Scientific Automation

Physical Superintelligence Releases the First Open-Source Agentic AI Physicist

Physical Superintelligence PBC (PSI) has released Get Physics Done (GPD) — an open-source agentic system built by physicists for physics research. GPD scopes problems, plans research phases, runs derivations and numerical checks, and verifies results against physical constraints. It covers 18 physics subfields, locks notation conventions across a project, and can operate in autopilot mode for well-scoped problems. It runs inside Claude Code, Gemini CLI, and other AI runtimes; the code is Apache 2.0 on GitHub. One early user described inference cost projections from GPD’s own analysis as showing a potential 100x to 1000x drop by 2035. Former White House science advisor Tom Kalil called for using GPD to map the “civilizational tech tree” at granular resolution.

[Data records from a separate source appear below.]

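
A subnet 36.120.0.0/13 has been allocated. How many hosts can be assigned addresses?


Host bits = 32 - 13 = 19
Total addresses = 2^19 = 524288
Usable = total - 2 (network and broadcast)
Usable hosts: 524286


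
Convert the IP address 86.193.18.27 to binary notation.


86 = 01010110
193 = 11000001
18 = 00010010
27 = 00011011
Binary: 01010110.11000001.00010010.00011011


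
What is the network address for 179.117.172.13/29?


IP:   10110011.01110101.10101100.00001101
Mask: 11111111.11111111.11111111.11111000
AND operation:
Net:  10110011.01110101.10101100.00001000
Network: 179.117.172.8/29


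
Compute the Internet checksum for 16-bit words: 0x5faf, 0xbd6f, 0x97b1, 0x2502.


Sum all words (with carry folding):
+ 0x5faf = 0x5faf
+ 0xbd6f = 0x1d1f
+ 0x97b1 = 0xb4d0
+ 0x2502 = 0xd9d2
One's complement: ~0xd9d2
Checksum = 0x262d


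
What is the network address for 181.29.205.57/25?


IP:   10110101.00011101.11001101.00111001
Mask: 11111111.11111111.11111111.10000000
AND operation:
Net:  10110101.00011101.11001101.00000000
Network: 181.29.205.0/25


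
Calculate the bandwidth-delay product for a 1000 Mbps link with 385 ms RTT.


BDP = bandwidth * RTT
= 1000 Mbps * 385 ms
= 1000 * 1e6 * 385 / 1000 bits
= 385000000 bits
= 48125000 bytes
= 46997.0703 KB
BDP = 385000000 bits (48125000 bytes)


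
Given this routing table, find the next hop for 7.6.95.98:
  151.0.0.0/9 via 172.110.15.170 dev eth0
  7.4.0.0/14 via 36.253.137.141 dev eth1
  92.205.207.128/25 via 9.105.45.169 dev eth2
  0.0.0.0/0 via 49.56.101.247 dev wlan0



Longest prefix match for 7.6.95.98:
  /9 151.0.0.0: no
  /14 7.4.0.0: MATCH
  /25 92.205.207.128: no
  /0 0.0.0.0: MATCH
Selected: next-hop 36.253.137.141 via eth1 (matched /14)


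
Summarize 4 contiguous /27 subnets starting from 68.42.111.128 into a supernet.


Original prefix: /27
Number of subnets: 4 = 2^2
New prefix = 27 - 2 = 25
Supernet: 68.42.111.128/25


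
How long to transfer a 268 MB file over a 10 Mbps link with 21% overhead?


Effective throughput = 10 * (1 - 21/100) = 7.9 Mbps
File size in Mb = 268 * 8 = 2144 Mb
Time = 2144 / 7.9
Time = 271.3924 seconds


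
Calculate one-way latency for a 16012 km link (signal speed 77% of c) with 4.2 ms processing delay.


Speed = 0.77 * 3e5 km/s = 231000 km/s
Propagation delay = 16012 / 231000 = 0.0693 s = 69.316 ms
Processing delay = 4.2 ms
Total one-way latency = 73.516 ms


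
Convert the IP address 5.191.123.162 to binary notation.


5 = 00000101
191 = 10111111
123 = 01111011
162 = 10100010
Binary: 00000101.10111111.01111011.10100010


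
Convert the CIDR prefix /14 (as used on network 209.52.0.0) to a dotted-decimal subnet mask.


/14 means 14 network bits, 18 host bits
Binary: 11111111111111000000000000000000
Mask: 255.252.0.0


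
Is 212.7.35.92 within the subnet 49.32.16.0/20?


Subnet network: 49.32.16.0
Test IP AND mask: 212.7.32.0
No, 212.7.35.92 is not in 49.32.16.0/20


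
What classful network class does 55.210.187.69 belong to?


First octet: 55
Binary: 00110111
0xxxxxxx -> Class A (1-126)
Class A, default mask 255.0.0.0 (/8)


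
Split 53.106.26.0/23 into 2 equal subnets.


New prefix = 23 + 1 = 24
Each subnet has 256 addresses
  53.106.26.0/24
  53.106.27.0/24
Subnets: 53.106.26.0/24, 53.106.27.0/24


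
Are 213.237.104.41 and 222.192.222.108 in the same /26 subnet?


Mask: 255.255.255.192
213.237.104.41 AND mask = 213.237.104.0
222.192.222.108 AND mask = 222.192.222.64
No, different subnets (213.237.104.0 vs 222.192.222.64)


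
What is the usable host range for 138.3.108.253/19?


Network: 138.3.96.0
Broadcast: 138.3.127.255
First usable = network + 1
Last usable = broadcast - 1
Range: 138.3.96.1 to 138.3.127.254


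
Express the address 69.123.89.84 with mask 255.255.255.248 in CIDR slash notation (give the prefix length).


Binary: 11111111.11111111.11111111.11111000
Count leading 1s
Prefix: /29


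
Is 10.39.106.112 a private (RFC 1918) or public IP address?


RFC 1918 private ranges:
  10.0.0.0/8 (10.0.0.0 - 10.255.255.255)
  172.16.0.0/12 (172.16.0.0 - 172.31.255.255)
  192.168.0.0/16 (192.168.0.0 - 192.168.255.255)
Private (in 10.0.0.0/8)


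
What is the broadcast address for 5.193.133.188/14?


Network: 5.192.0.0/14
Host bits = 18
Set all host bits to 1:
Broadcast: 5.195.255.255


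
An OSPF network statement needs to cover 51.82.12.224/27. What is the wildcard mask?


Subnet mask: 255.255.255.224
Wildcard = 255.255.255.255 - subnet mask
255 - 255 = 0
255 - 255 = 0
255 - 255 = 0
255 - 224 = 31
Wildcard: 0.0.0.31


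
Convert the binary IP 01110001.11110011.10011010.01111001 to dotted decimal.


01110001 = 113
11110011 = 243
10011010 = 154
01111001 = 121
IP: 113.243.154.121


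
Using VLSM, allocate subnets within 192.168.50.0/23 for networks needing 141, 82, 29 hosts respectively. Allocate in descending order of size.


141 hosts -> /24 (254 usable): 192.168.50.0/24
82 hosts -> /25 (126 usable): 192.168.51.0/25
29 hosts -> /27 (30 usable): 192.168.51.128/27
Allocation: 192.168.50.0/24 (141 hosts, 254 usable); 192.168.51.0/25 (82 hosts, 126 usable); 192.168.51.128/27 (29 hosts, 30 usable)


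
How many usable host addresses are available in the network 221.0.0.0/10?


Host bits = 32 - 10 = 22
Total addresses = 2^22 = 4194304
Usable = total - 2 (network and broadcast)
Usable hosts: 4194302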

Note: Physics is the upstream bottleneck for materials science, energy, semiconductors, and much of applied engineering. Tooling that compresses the cycle time from question to verified result — from weeks to hours — would accelerate every field downstream. The institutional implication is not immediate, but it resets the timeline on when AI-driven R&D moves from lab curiosity to procurement-relevant capability.

Sources: Physical Superintelligence PBC, GitHub (psi-oss/get-physics-done)

Autonomous Systems & Defense

Airbus Targets German Air Force Drone Wingman Deployment by 2029

Airbus announced it is preparing two uncrewed combat aircraft from US manufacturer Kratos for first flight, as part of a program targeting integration as a drone wingman for the German Air Force by 2029. The announcement positions Europe as an active participant — not just observer — in the accelerating deployment of autonomous combat systems.

Note: A three-year timeline to operational drone wingman deployment in a NATO member state is not a long-range signal — it is a near-term procurement and training reality. Defense institutions and adjacent public bodies managing related infrastructure, airspace, or dual-use technology frameworks should treat 2029 as a near-horizon date, not a future planning exercise.